Quando ancora l’infante vive l’illusione della propria onnipotenza creativa grazie alla fusione simbiotica con la madre (Winnicott, Gioco e realtà, 1971), il padre è già partecipe della sua vita in due modi:
Nella fase precoce dello sviluppo, un padre normalmente devoto, parafrasando Winnicott, ha una funzione di holding: la parte femminile di sé gli permette di contenere e proteggere la diade madre-infante (Galdo, L’origine dell’amore per il padre, 1993). Nelle sue attività di cura, si confonde con la funzione allevante della madre, quindi, si inscrive con le sue qualità nel vissuto corporeo del/la figlio/a, anche se con uno statuto meno pregnante e non differenziato da quello materno.
Quando in seguito intrude nella diade, diventa un oggetto di investimento libidico per il/la bambino/a e insieme provvede alle necessità erotiche ed emozionali della sua compagna, che lo riconosce (anche nel senso letterale di “conosce nuovamente”) come partner e come funzione. Questo aspetto risulta essenziale per non prolungare la relazione simbiotica oltre i suoi normali limiti (Guerriera, Il padre nella mente, 1999).
Scrive, infatti, Morra (The importance of fathers: A psychoanalytic Re-Evaluation, 2002): “Il padre è sempre presente nella mente della madre ed il modo in cui è presente è di enorme importanza. È importante che la madre si senta supportata e protetta dal padre. [...] Se i padri non danno alle madri gratificazione narcisistica e sessuale sappiamo che al bambino verrà richiesto dalla madre, più o meno inconsciamente, di compensare questo…”

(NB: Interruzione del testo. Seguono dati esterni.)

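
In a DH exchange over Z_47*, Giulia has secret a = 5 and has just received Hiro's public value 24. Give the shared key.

Shared key K = 24^5 mod 47.
24^1 ≡ 24 (mod 47)
24^2 = (24^1)^2 ≡ 24^2 = 576 ≡ 12 (mod 47)
24^4 = (24^2)^2 ≡ 12^2 = 144 ≡ 3 (mod 47)
24^5 = 24^4 · 24^1 ≡ 3 · 24 ≡ 25 (mod 47).

25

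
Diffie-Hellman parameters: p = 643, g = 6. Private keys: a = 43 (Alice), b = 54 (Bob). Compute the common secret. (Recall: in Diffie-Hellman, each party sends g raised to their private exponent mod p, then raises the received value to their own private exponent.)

214

Alice sends A = g^a mod p = 6^43 mod 643.
6^1 ≡ 6 (mod 643)
6^2 = (6^1)^2 ≡ 6^2 = 36 ≡ 36 (mod 643)
6^4 = (6^2)^2 ≡ 36^2 = 1296 ≡ 10 (mod 643)
6^8 = (6^4)^2 ≡ 10^2 = 100 ≡ 100 (mod 643)
6^16 = (6^8)^2 ≡ 100^2 = 10000 ≡ 355 (mod 643)
6^32 = (6^16)^2 ≡ 355^2 = 126025 ≡ 640 (mod 643)
6^43 = 6^32 · 6^8 · 6^2 · 6^1 ≡ 640 · 100 · 36 · 6 ≡ 143 (mod 643).
So A = 143. Bob then computes K = A^b mod p = 143^54 mod 643.
143^1 ≡ 143 (mod 643)
143^2 = (143^1)^2 ≡ 143^2 = 20449 ≡ 516 (mod 643)
143^4 = (143^2)^2 ≡ 516^2 = 266256 ≡ 54 (mod 643)
143^8 = (143^4)^2 ≡ 54^2 = 2916 ≡ 344 (mod 643)
143^16 = (143^8)^2 ≡ 344^2 = 118336 ≡ 24 (mod 643)
143^32 = (143^16)^2 ≡ 24^2 = 576 ≡ 576 (mod 643)
143^54 = 143^32 · 143^16 · 143^4 · 143^2 ≡ 576 · 24 · 54 · 516 ≡ 214 (mod 643).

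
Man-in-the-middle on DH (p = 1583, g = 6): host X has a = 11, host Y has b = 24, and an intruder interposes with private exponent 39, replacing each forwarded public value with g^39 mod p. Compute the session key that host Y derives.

Host Y receives an intruder's public value M = 6^39 mod 1583 instead of the honest one.
6^1 ≡ 6 (mod 1583)
6^2 = (6^1)^2 ≡ 6^2 = 36 ≡ 36 (mod 1583)
6^4 = (6^2)^2 ≡ 36^2 = 1296 ≡ 1296 (mod 1583)
6^8 = (6^4)^2 ≡ 1296^2 = 1679616 ≡ 53 (mod 1583)
6^16 = (6^8)^2 ≡ 53^2 = 2809 ≡ 1226 (mod 1583)
6^32 = (6^16)^2 ≡ 1226^2 = 1503076 ≡ 809 (mod 1583)
6^39 = 6^32 · 6^4 · 6^2 · 6^1 ≡ 809 · 1296 · 36 · 6 ≡ 1078 (mod 1583).
So M = 1078. Host Y computes K = M^24 mod 1583.
1078^1 ≡ 1078 (mod 1583)
1078^2 = (1078^1)^2 ≡ 1078^2 = 1162084 ≡ 162 (mod 1583)
1078^4 = (1078^2)^2 ≡ 162^2 = 26244 ≡ 916 (mod 1583)
1078^8 = (1078^4)^2 ≡ 916^2 = 839056 ≡ 66 (mod 1583)
1078^16 = (1078^8)^2 ≡ 66^2 = 4356 ≡ 1190 (mod 1583)
1078^24 = 1078^16 · 1078^8 ≡ 1190 · 66 ≡ 973 (mod 1583).

973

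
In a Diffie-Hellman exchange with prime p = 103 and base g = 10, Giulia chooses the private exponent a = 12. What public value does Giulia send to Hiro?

8

Public value = 10^12 (mod 103).
10^1 ≡ 10 (mod 103)
10^2 = (10^1)^2 ≡ 10^2 = 100 ≡ 100 (mod 103)
10^4 = (10^2)^2 ≡ 100^2 = 10000 ≡ 9 (mod 103)
10^8 = (10^4)^2 ≡ 9^2 = 81 ≡ 81 (mod 103)
10^12 = 10^8 · 10^4 ≡ 81 · 9 ≡ 8 (mod 103).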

Secondo quanto spiega Aulagnier ne “La violenza dell’interpretazione” (1975), inizialmente il/la bambino/a trova le ragioni dell’esistenza paterna solo in rapporto alla madre, ma successivamente si rende conto che quest’altro senza seno ha qualcosa da dire e può offrire un piacere anche a lui/lei. Ciò è tanto più vero se si pensa che l’incontro con la voce del padre non si compie nel registro del bisogno, ma attraverso una dimensione principalmente psichica.

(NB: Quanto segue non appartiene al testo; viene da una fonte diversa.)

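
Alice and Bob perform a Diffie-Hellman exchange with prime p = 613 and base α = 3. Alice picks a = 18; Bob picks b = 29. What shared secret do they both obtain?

583

Alice sends A = α^a mod p = 3^18 mod 613.
3^1 ≡ 3 (mod 613)
3^2 = (3^1)^2 ≡ 3^2 = 9 ≡ 9 (mod 613)
3^4 = (3^2)^2 ≡ 9^2 = 81 ≡ 81 (mod 613)
3^8 = (3^4)^2 ≡ 81^2 = 6561 ≡ 431 (mod 613)
3^16 = (3^8)^2 ≡ 431^2 = 185761 ≡ 22 (mod 613)
3^18 = 3^16 · 3^2 ≡ 22 · 9 ≡ 198 (mod 613).
So A = 198. Bob then computes K = A^b mod p = 198^29 mod 613.
198^1 ≡ 198 (mod 613)
198^2 = (198^1)^2 ≡ 198^2 = 39204 ≡ 585 (mod 613)
198^4 = (198^2)^2 ≡ 585^2 = 342225 ≡ 171 (mod 613)
198^8 = (198^4)^2 ≡ 171^2 = 29241 ≡ 430 (mod 613)
198^16 = (198^8)^2 ≡ 430^2 = 184900 ≡ 387 (mod 613)
198^29 = 198^16 · 198^8 · 198^4 · 198^1 ≡ 387 · 430 · 171 · 198 ≡ 583 (mod 613).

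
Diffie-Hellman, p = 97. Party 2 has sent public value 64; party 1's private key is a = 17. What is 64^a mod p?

64

Shared key K = 64^17 mod 97.
64^1 ≡ 64 (mod 97)
64^2 = (64^1)^2 ≡ 64^2 = 4096 ≡ 22 (mod 97)
64^4 = (64^2)^2 ≡ 22^2 = 484 ≡ 96 (mod 97)
64^8 = (64^4)^2 ≡ 96^2 = 9216 ≡ 1 (mod 97)
64^16 = (64^8)^2 ≡ 1^2 = 1 ≡ 1 (mod 97)
64^17 = 64^16 · 64^1 ≡ 1 · 64 ≡ 64 (mod 97).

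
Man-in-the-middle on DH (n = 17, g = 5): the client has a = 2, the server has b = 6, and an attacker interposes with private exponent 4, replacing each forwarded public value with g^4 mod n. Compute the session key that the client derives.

The client receives an attacker's public value M = 5^4 mod 17 instead of the honest one.
5^1 ≡ 5 (mod 17)
5^2 = (5^1)^2 ≡ 5^2 = 25 ≡ 8 (mod 17)
5^4 = (5^2)^2 ≡ 8^2 = 64 ≡ 13 (mod 17)
So M = 13. The client computes K = M^2 mod 17.
13^1 ≡ 13 (mod 17)
13^2 = (13^1)^2 ≡ 13^2 = 169 ≡ 16 (mod 17)

16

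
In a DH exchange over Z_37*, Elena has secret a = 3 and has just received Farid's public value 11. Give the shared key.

36

Shared key K = 11^3 mod 37.
11^1 ≡ 11 (mod 37)
11^2 = (11^1)^2 ≡ 11^2 = 121 ≡ 10 (mod 37)
11^3 = 11^2 · 11^1 ≡ 10 · 11 ≡ 36 (mod 37).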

D’altronde, l’investimento libidico assume ancor prima una direzione opposta, dal padre al/la bambino/a, che inizialmente non è considerato/a un equivalente fallico, bensì la prova della potenza fallica del pene paterno. Non si mette mai in risalto il desiderio del padre, se non nella capacità della madre di riconoscerlo (in caso contrario si parla di forclusione). Aulagnier, invece, sottolinea con forza che non bisogna dimenticare il peso dell’esistenza di un desiderio del padre nello sviluppo psichico del/la bambino/a.
“Questo significa dimenticare che, a meno di condividere l’illusione infantile circa l’onnipotenza della madre, l’esclusione del padre implica da parte sua un accettare volentieri di escludersi, che l’eventuale desiderio di castrazione della madre nei suoi confronti è tanto più efficace in quanto incontra nel partner un desiderio di svolgere questo ruolo di vittima“.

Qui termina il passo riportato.